Intervention de Antoine Durrleman

Réunion du 20 janvier 2016 à 16h30
Mission d'évaluation et de contrôle des lois de financement de la sécurité sociale

Antoine Durrleman, président de la sixième chambre de la Cour des comptes :

Quant à l'alourdissement relatif des coûts, on peut penser intuitivement qu'il correspond à la complexité accrue des prises en charge. Cela étant, nous n'avons pas les moyens de documenter finement cet aspect, pas plus que les coûts de gestion. La Cour des comptes n'a pas de compétence sur les établissements hospitaliers et elle doit passer par les chambres régionales des comptes. Dans le cadre d'un travail sur le maintien à domicile des personnes âgées, les juridictions financières ont été amenées à regarder quelques structures d'HAD et ces contrôles n'ont pas fait apparaître des coûts de gestion de nature à faire froncer le sourcil des magistrats. S'agissant des structures privées, la loi de modernisation de notre système de santé donnera aux chambres régionales des comptes la possibilité d'aller regarder de plus près la gestion de ces institutions, mais uniquement à partir des comptes de 2016.

Intuitivement, nous pouvons penser que la dispersion des structures est un facteur de coût – et pas seulement une source de fragilité – même si on ne peut pas l'évaluer : il y a des redondances. La question qui se pose est celle de la fusion des structures et non pas celle de leur disparition. Un mouvement se dessine puisque quelques fusions ont eu lieu entre 2012 et 2014.

Pourquoi les établissements publics de santé sont-ils très en arrière de la main par rapport aux ESPIC ? Je pense que le phénomène est lié à des partis pris différents. Les établissements publics de santé sont restés très attachés à l'hospitalisation classique, qui est le coeur de leur métier et de leur savoir-faire. Quelques grandes maisons, dont on a pu dire à un moment donné qu'elles étaient un État dans l'État, ont pu avoir les coudées franches pour créer leur système. Les grands centres hospitaliers universitaires (CHU), l'AP-HP en particulier, ont pu le faire assez précocement. Ensuite, c'est devenu beaucoup plus compliqué parce que, pendant longtemps, il y a eu une sorte de taux de change : pour créer une place d'HAD, il fallait rendre deux places d'hospitalisation classique. Cette règle dissuasive a constitué un frein assez considérable au développement de l'HAD par les établissements publics de santé. Plus ductiles, les ESPIC ont souvent développé des activités de niche – dans les domaines de l'insuffisance rénale ou de l'HAD, par exemple – même si certains d'entre eux oeuvrent aussi dans des secteurs de pointes comme la chirurgie cardiaque.

L'HAD ne peut pas être une réponse à tout, c'est la raison pour laquelle nous réinsistons sur les référentiels d'activité qui doivent permettre de déterminer ce qui relève ou non de ce mode de prise en charge. C'est ainsi que la recommandation de bonnes pratiques a permis de sortir de l'HAD les prises en charge en post-partum qui n'avaient pas lieu d'y être et dont les coûts étaient manifestement très excessifs. Ces référentiels conforteront l'HAD par rapport à des revendications ou des concurrences possibles, venant notamment des SSIAD ou des prestataires de services.

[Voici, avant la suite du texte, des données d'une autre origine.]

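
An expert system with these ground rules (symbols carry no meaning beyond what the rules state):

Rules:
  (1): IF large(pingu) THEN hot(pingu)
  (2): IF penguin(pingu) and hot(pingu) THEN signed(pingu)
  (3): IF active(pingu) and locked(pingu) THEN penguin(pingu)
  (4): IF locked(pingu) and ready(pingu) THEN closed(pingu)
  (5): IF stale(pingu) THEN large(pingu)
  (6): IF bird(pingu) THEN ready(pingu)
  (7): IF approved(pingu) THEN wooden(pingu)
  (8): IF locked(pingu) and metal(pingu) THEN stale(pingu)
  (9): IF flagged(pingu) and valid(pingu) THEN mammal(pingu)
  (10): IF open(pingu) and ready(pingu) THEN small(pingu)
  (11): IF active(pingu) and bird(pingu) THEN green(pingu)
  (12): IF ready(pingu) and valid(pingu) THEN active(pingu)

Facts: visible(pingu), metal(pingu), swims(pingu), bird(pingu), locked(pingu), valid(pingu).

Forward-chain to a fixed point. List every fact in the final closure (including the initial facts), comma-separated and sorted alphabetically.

Round 1 — (6), (8), derive ready(pingu), stale(pingu).
Round 2 — (4), (5), (12), derive closed(pingu), large(pingu), active(pingu).
Round 3 — (1), (3), (11), derive hot(pingu), penguin(pingu), green(pingu).
Round 4 — (2), derive signed(pingu).

active(pingu), bird(pingu), closed(pingu), green(pingu), hot(pingu), large(pingu), locked(pingu), metal(pingu), penguin(pingu), ready(pingu), signed(pingu), stale(pingu), swims(pingu), valid(pingu), visible(pingu)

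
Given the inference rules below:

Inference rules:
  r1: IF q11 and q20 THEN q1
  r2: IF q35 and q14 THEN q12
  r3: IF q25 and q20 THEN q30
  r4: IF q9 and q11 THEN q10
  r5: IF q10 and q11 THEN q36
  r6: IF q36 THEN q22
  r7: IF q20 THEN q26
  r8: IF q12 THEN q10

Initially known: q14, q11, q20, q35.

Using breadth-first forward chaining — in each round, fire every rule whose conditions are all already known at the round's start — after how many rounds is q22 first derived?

4

Round 1: r1 [IF q11 and q20 THEN q1]; r2 [IF q35 and q14 THEN q12]; r7 [IF q20 THEN q26]. Adds q1, q12, q26.
Round 2: r8 [IF q12 THEN q10]. Adds q10.
Round 3: r5 [IF q10 and q11 THEN q36]. Adds q36.
Round 4: r6 [IF q36 THEN q22]. Adds q22.
q22 first appears in round 4.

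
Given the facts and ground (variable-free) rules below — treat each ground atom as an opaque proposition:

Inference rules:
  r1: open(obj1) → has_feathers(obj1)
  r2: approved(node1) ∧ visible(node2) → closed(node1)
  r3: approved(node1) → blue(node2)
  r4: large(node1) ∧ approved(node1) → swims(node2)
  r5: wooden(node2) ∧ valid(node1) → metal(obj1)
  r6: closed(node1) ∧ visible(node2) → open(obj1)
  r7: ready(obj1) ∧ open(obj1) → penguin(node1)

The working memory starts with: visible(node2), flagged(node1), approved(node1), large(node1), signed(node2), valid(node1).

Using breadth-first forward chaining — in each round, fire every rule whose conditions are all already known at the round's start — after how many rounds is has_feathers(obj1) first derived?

3

Round 1 fires r2, r3, r4, giving closed(node1), blue(node2), swims(node2).
Round 2 fires r6, giving open(obj1).
Round 3 fires r1, giving has_feathers(obj1).
has_feathers(obj1) first appears in round 3.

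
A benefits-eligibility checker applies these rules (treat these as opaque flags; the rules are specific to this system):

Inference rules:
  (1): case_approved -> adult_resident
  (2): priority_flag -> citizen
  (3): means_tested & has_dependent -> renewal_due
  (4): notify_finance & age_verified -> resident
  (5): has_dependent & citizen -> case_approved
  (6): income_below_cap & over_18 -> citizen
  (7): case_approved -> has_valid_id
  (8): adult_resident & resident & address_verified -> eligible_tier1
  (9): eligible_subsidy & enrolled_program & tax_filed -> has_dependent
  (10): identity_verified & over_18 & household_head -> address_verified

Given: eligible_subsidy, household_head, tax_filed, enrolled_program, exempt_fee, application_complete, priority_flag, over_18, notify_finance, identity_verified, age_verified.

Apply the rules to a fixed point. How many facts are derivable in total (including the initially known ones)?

Round 1: (2) [priority_flag -> citizen]; (4) [notify_finance & age_verified -> resident]; (9) [eligible_subsidy & enrolled_program & tax_filed -> has_dependent]; (10) [identity_verified & over_18 & household_head -> address_verified]. Adds citizen, resident, has_dependent, address_verified.
Round 2: (5) [has_dependent & citizen -> case_approved]. Adds case_approved.
Round 3: (1) [case_approved -> adult_resident]; (7) [case_approved -> has_valid_id]. Adds adult_resident, has_valid_id.
Round 4: (8) [adult_resident & resident & address_verified -> eligible_tier1]. Adds eligible_tier1.
Closure: {address_verified, adult_resident, age_verified, application_complete, case_approved, citizen, eligible_subsidy, eligible_tier1, enrolled_program, exempt_fee, has_dependent, has_valid_id, household_head, identity_verified, notify_finance, over_18, priority_flag, resident, tax_filed} — 19 facts.

19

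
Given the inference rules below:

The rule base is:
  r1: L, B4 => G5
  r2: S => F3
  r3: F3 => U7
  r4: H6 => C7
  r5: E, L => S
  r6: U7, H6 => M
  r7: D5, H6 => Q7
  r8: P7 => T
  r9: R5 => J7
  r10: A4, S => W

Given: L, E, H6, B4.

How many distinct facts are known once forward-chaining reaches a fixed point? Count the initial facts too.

10

Round 1 fires r1, r4, r5, giving G5, C7, S.
Round 2 fires r2, giving F3.
Round 3 fires r3, giving U7.
Round 4 fires r6, giving M.
Closure: {B4, C7, E, F3, G5, H6, L, M, S, U7} — 10 facts.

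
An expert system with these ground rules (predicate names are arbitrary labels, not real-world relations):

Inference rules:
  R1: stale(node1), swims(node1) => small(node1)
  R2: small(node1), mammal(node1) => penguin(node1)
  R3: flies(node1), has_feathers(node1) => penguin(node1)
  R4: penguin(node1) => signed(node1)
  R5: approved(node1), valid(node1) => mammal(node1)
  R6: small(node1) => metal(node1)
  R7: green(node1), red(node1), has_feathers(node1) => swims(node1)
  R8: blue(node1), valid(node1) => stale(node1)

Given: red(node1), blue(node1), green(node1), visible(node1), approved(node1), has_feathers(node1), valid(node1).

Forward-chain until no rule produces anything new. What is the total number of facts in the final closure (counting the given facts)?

14

Round 1 — R5, R7, R8, derive mammal(node1), swims(node1), stale(node1).
Round 2 — R1, derive small(node1).
Round 3 — R2, R6, derive penguin(node1), metal(node1).
Round 4 — R4, derive signed(node1).
Closure: {approved(node1), blue(node1), green(node1), has_feathers(node1), mammal(node1), metal(node1), penguin(node1), red(node1), signed(node1), small(node1), stale(node1), swims(node1), valid(node1), visible(node1)} — 14 facts.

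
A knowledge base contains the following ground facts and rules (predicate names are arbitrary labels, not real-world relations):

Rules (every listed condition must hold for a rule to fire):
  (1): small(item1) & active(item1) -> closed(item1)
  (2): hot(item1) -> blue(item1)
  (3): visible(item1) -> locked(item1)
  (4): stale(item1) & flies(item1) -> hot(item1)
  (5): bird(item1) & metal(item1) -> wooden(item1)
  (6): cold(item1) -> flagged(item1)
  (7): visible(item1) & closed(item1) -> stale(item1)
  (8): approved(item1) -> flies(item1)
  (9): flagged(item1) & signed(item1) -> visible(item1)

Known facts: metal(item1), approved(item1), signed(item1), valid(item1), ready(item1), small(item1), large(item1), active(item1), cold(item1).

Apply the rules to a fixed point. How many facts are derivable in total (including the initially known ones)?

17

[1] (1) [small(item1) & active(item1) -> closed(item1)]; (6) [cold(item1) -> flagged(item1)]; (8) [approved(item1) -> flies(item1)]. ⇒ new: closed(item1), flagged(item1), flies(item1).
[2] (9) [flagged(item1) & signed(item1) -> visible(item1)]. ⇒ new: visible(item1).
[3] (3) [visible(item1) -> locked(item1)]; (7) [visible(item1) & closed(item1) -> stale(item1)]. ⇒ new: locked(item1), stale(item1).
[4] (4) [stale(item1) & flies(item1) -> hot(item1)]. ⇒ new: hot(item1).
[5] (2) [hot(item1) -> blue(item1)]. ⇒ new: blue(item1).
Closure: {active(item1), approved(item1), blue(item1), closed(item1), cold(item1), flagged(item1), flies(item1), hot(item1), large(item1), locked(item1), metal(item1), ready(item1), signed(item1), small(item1), stale(item1), valid(item1), visible(item1)} — 17 facts.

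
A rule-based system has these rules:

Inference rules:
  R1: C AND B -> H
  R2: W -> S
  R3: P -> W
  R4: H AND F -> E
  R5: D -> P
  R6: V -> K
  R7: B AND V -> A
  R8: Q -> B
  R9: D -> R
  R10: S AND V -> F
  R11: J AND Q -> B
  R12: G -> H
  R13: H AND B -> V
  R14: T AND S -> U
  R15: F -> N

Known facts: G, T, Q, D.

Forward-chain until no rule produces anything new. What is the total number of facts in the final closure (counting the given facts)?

Round 1 — R5, R8, R9, R12, derive P, B, R, H.
Round 2 — R3, R13, derive W, V.
Round 3 — R2, R6, R7, derive S, K, A.
Round 4 — R10, R14, derive F, U.
Round 5 — R4, R15, derive E, N.
Closure: {A, B, D, E, F, G, H, K, N, P, Q, R, S, T, U, V, W} — 17 facts.

17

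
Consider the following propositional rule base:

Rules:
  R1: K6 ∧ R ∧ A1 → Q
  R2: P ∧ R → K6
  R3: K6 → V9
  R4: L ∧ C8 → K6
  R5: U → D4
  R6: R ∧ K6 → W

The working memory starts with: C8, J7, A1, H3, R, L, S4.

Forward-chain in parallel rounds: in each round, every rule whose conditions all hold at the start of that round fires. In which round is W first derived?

2

[1] R4 [L ∧ C8 → K6]. ⇒ new: K6.
[2] R1 [K6 ∧ R ∧ A1 → Q]; R3 [K6 → V9]; R6 [R ∧ K6 → W]. ⇒ new: Q, V9, W.
W first appears in round 2.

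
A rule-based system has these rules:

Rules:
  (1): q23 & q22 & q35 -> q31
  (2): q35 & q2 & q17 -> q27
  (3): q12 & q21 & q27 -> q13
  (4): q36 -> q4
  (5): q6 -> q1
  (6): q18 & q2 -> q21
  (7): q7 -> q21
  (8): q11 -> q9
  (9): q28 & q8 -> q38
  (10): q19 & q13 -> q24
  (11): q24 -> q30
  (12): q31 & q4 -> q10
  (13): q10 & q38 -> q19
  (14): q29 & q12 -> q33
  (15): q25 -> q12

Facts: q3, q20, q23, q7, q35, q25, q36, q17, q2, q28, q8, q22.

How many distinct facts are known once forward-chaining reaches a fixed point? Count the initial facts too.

23

Round 1 — (1), (2), (4), (7), (9), (15), derive q31, q27, q4, q21, q38, q12.
Round 2 — (3), (12), derive q13, q10.
Round 3 — (13), derive q19.
Round 4 — (10), derive q24.
Round 5 — (11), derive q30.
Closure: {q10, q12, q13, q17, q19, q2, q20, q21, q22, q23, q24, q25, q27, q28, q3, q30, q31, q35, q36, q38, q4, q7, q8} — 23 facts.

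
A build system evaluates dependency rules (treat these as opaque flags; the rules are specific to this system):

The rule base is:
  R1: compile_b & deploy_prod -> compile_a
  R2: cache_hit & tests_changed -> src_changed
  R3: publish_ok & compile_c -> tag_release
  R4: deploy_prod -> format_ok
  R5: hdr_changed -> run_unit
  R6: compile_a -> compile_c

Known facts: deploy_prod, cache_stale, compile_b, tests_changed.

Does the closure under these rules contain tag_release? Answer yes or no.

no

Round 1: R1 [compile_b & deploy_prod -> compile_a]; R4 [deploy_prod -> format_ok]. Adds compile_a, format_ok.
Round 2: R6 [compile_a -> compile_c]. Adds compile_c.
Fixed point reached. tag_release is concluded only by R3; R3 needs publish_ok (never derived).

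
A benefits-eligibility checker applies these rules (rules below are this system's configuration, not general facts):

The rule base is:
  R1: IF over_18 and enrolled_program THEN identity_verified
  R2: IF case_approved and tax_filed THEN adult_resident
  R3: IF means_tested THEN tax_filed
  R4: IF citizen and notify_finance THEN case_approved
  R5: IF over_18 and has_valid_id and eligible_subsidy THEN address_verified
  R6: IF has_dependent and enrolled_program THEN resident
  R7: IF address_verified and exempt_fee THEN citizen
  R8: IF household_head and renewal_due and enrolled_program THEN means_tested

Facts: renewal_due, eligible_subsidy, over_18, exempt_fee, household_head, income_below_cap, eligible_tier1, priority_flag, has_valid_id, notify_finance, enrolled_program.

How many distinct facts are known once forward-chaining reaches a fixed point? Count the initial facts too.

18

Round 1: R1 [IF over_18 and enrolled_program THEN identity_verified]; R5 [IF over_18 and has_valid_id and eligible_subsidy THEN address_verified]; R8 [IF household_head and renewal_due and enrolled_program THEN means_tested]. Adds identity_verified, address_verified, means_tested.
Round 2: R3 [IF means_tested THEN tax_filed]; R7 [IF address_verified and exempt_fee THEN citizen]. Adds tax_filed, citizen.
Round 3: R4 [IF citizen and notify_finance THEN case_approved]. Adds case_approved.
Round 4: R2 [IF case_approved and tax_filed THEN adult_resident]. Adds adult_resident.
Closure: {address_verified, adult_resident, case_approved, citizen, eligible_subsidy, eligible_tier1, enrolled_program, exempt_fee, has_valid_id, household_head, identity_verified, income_below_cap, means_tested, notify_finance, over_18, priority_flag, renewal_due, tax_filed} — 18 facts.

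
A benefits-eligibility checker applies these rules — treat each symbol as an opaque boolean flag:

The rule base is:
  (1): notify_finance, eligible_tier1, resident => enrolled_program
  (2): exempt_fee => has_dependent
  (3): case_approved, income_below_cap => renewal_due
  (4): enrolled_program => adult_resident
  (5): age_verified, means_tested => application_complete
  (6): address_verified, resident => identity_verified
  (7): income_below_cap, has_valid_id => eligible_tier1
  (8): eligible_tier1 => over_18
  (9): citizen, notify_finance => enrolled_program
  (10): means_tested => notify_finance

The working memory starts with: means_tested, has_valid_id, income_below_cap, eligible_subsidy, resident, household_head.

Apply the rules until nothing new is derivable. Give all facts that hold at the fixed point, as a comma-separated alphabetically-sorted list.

adult_resident, eligible_subsidy, eligible_tier1, enrolled_program, has_valid_id, household_head, income_below_cap, means_tested, notify_finance, over_18, resident

[1] (7) [income_below_cap, has_valid_id => eligible_tier1]; (10) [means_tested => notify_finance]. ⇒ new: eligible_tier1, notify_finance.
[2] (1) [notify_finance, eligible_tier1, resident => enrolled_program]; (8) [eligible_tier1 => over_18]. ⇒ new: enrolled_program, over_18.
[3] (4) [enrolled_program => adult_resident]. ⇒ new: adult_resident.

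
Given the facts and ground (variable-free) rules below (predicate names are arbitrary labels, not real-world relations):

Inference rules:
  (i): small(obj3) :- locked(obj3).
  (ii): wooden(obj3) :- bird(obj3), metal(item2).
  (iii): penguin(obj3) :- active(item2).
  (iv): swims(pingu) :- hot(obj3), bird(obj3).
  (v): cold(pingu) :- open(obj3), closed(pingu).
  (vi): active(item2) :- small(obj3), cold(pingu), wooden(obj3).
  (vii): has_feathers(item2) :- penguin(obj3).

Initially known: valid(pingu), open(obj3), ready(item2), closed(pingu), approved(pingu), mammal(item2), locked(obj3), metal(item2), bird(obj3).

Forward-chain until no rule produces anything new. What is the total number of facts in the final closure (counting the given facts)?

15

Round 1: (i) [small(obj3) :- locked(obj3).]; (ii) [wooden(obj3) :- bird(obj3), metal(item2).]; (v) [cold(pingu) :- open(obj3), closed(pingu).]. New: small(obj3), wooden(obj3), cold(pingu).
Round 2: (vi) [active(item2) :- small(obj3), cold(pingu), wooden(obj3).]. New: active(item2).
Round 3: (iii) [penguin(obj3) :- active(item2).]. New: penguin(obj3).
Round 4: (vii) [has_feathers(item2) :- penguin(obj3).]. New: has_feathers(item2).
Closure: {active(item2), approved(pingu), bird(obj3), closed(pingu), cold(pingu), has_feathers(item2), locked(obj3), mammal(item2), metal(item2), open(obj3), penguin(obj3), ready(item2), small(obj3), valid(pingu), wooden(obj3)} — 15 facts.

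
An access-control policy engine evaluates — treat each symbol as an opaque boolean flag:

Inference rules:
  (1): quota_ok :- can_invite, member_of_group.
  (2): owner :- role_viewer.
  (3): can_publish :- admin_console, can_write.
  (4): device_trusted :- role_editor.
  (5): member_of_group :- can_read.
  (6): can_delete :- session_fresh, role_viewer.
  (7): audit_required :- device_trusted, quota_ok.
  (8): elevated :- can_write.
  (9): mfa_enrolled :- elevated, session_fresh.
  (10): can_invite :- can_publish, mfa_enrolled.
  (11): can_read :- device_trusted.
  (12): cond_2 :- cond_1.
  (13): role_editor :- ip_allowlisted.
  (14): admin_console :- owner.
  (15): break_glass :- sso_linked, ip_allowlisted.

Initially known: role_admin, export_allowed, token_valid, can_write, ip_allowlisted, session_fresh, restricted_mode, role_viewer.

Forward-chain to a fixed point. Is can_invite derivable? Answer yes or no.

[1] (2) [owner :- role_viewer.]; (6) [can_delete :- session_fresh, role_viewer.]; (8) [elevated :- can_write.]; (13) [role_editor :- ip_allowlisted.]. ⇒ new: owner, can_delete, elevated, role_editor.
[2] (4) [device_trusted :- role_editor.]; (9) [mfa_enrolled :- elevated, session_fresh.]; (14) [admin_console :- owner.]. ⇒ new: device_trusted, mfa_enrolled, admin_console.
[3] (3) [can_publish :- admin_console, can_write.]; (11) [can_read :- device_trusted.]. ⇒ new: can_publish, can_read.
[4] (5) [member_of_group :- can_read.]; (10) [can_invite :- can_publish, mfa_enrolled.]. ⇒ new: member_of_group, can_invite.
[5] (1) [quota_ok :- can_invite, member_of_group.]. ⇒ new: quota_ok.
[6] (7) [audit_required :- device_trusted, quota_ok.]. ⇒ new: audit_required.
can_invite appears in round 4, so it is derivable.

yes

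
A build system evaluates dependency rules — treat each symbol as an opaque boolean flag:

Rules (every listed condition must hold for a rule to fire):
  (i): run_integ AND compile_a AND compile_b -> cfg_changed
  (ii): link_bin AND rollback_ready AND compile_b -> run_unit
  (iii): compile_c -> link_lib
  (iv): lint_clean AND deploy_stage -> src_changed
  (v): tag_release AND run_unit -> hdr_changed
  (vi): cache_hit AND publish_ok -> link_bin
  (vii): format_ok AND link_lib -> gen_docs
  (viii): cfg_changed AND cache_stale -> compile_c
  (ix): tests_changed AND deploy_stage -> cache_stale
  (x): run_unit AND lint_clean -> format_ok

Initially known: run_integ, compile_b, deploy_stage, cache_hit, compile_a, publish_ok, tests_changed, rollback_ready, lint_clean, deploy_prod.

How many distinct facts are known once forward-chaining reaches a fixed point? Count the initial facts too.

19

Round 1: (i) [run_integ AND compile_a AND compile_b -> cfg_changed]; (iv) [lint_clean AND deploy_stage -> src_changed]; (vi) [cache_hit AND publish_ok -> link_bin]; (ix) [tests_changed AND deploy_stage -> cache_stale]. Adds cfg_changed, src_changed, link_bin, cache_stale.
Round 2: (ii) [link_bin AND rollback_ready AND compile_b -> run_unit]; (viii) [cfg_changed AND cache_stale -> compile_c]. Adds run_unit, compile_c.
Round 3: (iii) [compile_c -> link_lib]; (x) [run_unit AND lint_clean -> format_ok]. Adds link_lib, format_ok.
Round 4: (vii) [format_ok AND link_lib -> gen_docs]. Adds gen_docs.
Closure: {cache_hit, cache_stale, cfg_changed, compile_a, compile_b, compile_c, deploy_prod, deploy_stage, format_ok, gen_docs, link_bin, link_lib, lint_clean, publish_ok, rollback_ready, run_integ, run_unit, src_changed, tests_changed} — 19 facts.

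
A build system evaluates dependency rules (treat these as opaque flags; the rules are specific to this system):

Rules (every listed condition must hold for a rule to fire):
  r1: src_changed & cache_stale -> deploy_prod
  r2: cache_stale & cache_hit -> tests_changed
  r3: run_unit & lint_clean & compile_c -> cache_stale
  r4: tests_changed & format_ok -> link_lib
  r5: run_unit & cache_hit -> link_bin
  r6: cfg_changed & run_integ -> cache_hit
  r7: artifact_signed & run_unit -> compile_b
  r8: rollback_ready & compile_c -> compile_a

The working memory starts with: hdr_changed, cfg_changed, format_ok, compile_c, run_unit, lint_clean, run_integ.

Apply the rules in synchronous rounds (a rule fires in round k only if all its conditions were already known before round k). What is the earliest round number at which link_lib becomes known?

Round 1: r3 [run_unit & lint_clean & compile_c -> cache_stale]; r6 [cfg_changed & run_integ -> cache_hit]. New: cache_stale, cache_hit.
Round 2: r2 [cache_stale & cache_hit -> tests_changed]; r5 [run_unit & cache_hit -> link_bin]. New: tests_changed, link_bin.
Round 3: r4 [tests_changed & format_ok -> link_lib]. New: link_lib.
link_lib first appears in round 3.

3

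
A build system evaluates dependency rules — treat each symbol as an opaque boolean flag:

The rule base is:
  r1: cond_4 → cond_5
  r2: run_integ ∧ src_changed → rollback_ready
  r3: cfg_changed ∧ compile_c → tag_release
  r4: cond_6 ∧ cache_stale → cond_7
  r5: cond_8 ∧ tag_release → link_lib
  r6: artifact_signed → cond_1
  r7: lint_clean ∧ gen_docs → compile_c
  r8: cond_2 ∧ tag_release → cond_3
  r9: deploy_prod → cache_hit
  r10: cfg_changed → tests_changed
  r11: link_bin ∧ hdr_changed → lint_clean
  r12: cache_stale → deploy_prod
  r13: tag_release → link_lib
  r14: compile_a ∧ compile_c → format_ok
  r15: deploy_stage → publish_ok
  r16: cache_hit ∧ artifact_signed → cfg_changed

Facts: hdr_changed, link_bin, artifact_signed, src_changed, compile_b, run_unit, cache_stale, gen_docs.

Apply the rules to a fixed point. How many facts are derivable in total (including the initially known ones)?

17

[1] r6 [artifact_signed → cond_1]; r11 [link_bin ∧ hdr_changed → lint_clean]; r12 [cache_stale → deploy_prod]. ⇒ new: cond_1, lint_clean, deploy_prod.
[2] r7 [lint_clean ∧ gen_docs → compile_c]; r9 [deploy_prod → cache_hit]. ⇒ new: compile_c, cache_hit.
[3] r16 [cache_hit ∧ artifact_signed → cfg_changed]. ⇒ new: cfg_changed.
[4] r3 [cfg_changed ∧ compile_c → tag_release]; r10 [cfg_changed → tests_changed]. ⇒ new: tag_release, tests_changed.
[5] r13 [tag_release → link_lib]. ⇒ new: link_lib.
Closure: {artifact_signed, cache_hit, cache_stale, cfg_changed, compile_b, compile_c, cond_1, deploy_prod, gen_docs, hdr_changed, link_bin, link_lib, lint_clean, run_unit, src_changed, tag_release, tests_changed} — 17 facts.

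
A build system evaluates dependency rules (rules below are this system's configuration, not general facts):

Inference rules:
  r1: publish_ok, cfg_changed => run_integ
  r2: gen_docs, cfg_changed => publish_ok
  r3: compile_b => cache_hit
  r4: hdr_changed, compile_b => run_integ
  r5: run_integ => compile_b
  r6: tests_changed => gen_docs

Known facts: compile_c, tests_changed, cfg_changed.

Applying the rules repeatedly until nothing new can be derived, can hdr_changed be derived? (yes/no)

no

[1] r6 [tests_changed => gen_docs]. ⇒ new: gen_docs.
[2] r2 [gen_docs, cfg_changed => publish_ok]. ⇒ new: publish_ok.
[3] r1 [publish_ok, cfg_changed => run_integ]. ⇒ new: run_integ.
[4] r5 [run_integ => compile_b]. ⇒ new: compile_b.
[5] r3 [compile_b => cache_hit]. ⇒ new: cache_hit.
Fixed point reached. No rule has hdr_changed as a consequent, and it is not given.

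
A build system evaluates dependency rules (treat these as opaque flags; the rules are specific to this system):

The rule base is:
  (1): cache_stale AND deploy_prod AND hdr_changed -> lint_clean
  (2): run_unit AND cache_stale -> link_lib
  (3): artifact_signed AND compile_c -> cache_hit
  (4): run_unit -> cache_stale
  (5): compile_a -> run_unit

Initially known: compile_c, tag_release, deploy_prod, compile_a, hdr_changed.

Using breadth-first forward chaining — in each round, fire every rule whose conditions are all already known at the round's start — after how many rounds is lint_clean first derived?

Round 1: (5) [compile_a -> run_unit]. Adds run_unit.
Round 2: (4) [run_unit -> cache_stale]. Adds cache_stale.
Round 3: (1) [cache_stale AND deploy_prod AND hdr_changed -> lint_clean]; (2) [run_unit AND cache_stale -> link_lib]. Adds lint_clean, link_lib.
lint_clean first appears in round 3.

3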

Du point de vue de l'efficience du système de soins, il vaut sans doute mieux privilégier le SSIAD pour certaines prises en charge, à qualité de soins égale. Et comme nous l'avions documenté dans le rapport de 2013 sur les lois de financement de la sécurité sociale, les prestataires de services revendiquaient le rôle de coordonnateurs des prises en charge, encouragés par l'absence d'études de coût et de référentiels d'activité. Ces sujets centraux – études comparatives, référentiels d'activité et modernisation de la tarification – doivent être traités pour que se crée un enchaînement vertueux. Si l'on veut que le système d'HAD se développe selon une dynamique auto-entretenue, il faut accentuer l'effort sur ces points.

Quant aux ARS, elles ont réagi de manière inégale : certaines ont complètement joué le jeu alors que d'autres sont restées totalement passives. À leur décharge, il faut souligner qu'on leur a demandé de définir des plans régionaux de santé en 2011-2012, et que les délais d'exécution de ces plans ont été fixés dans une circulaire de décembre 2013. Les deux mouvements n'ont pas été synchrones, puis la montée au premier plan de l'HAD a provoqué un effet de choc latéral. Certaines ARS ont eu de la peine à conjuguer les calendriers même si d'autres ont été très réactives.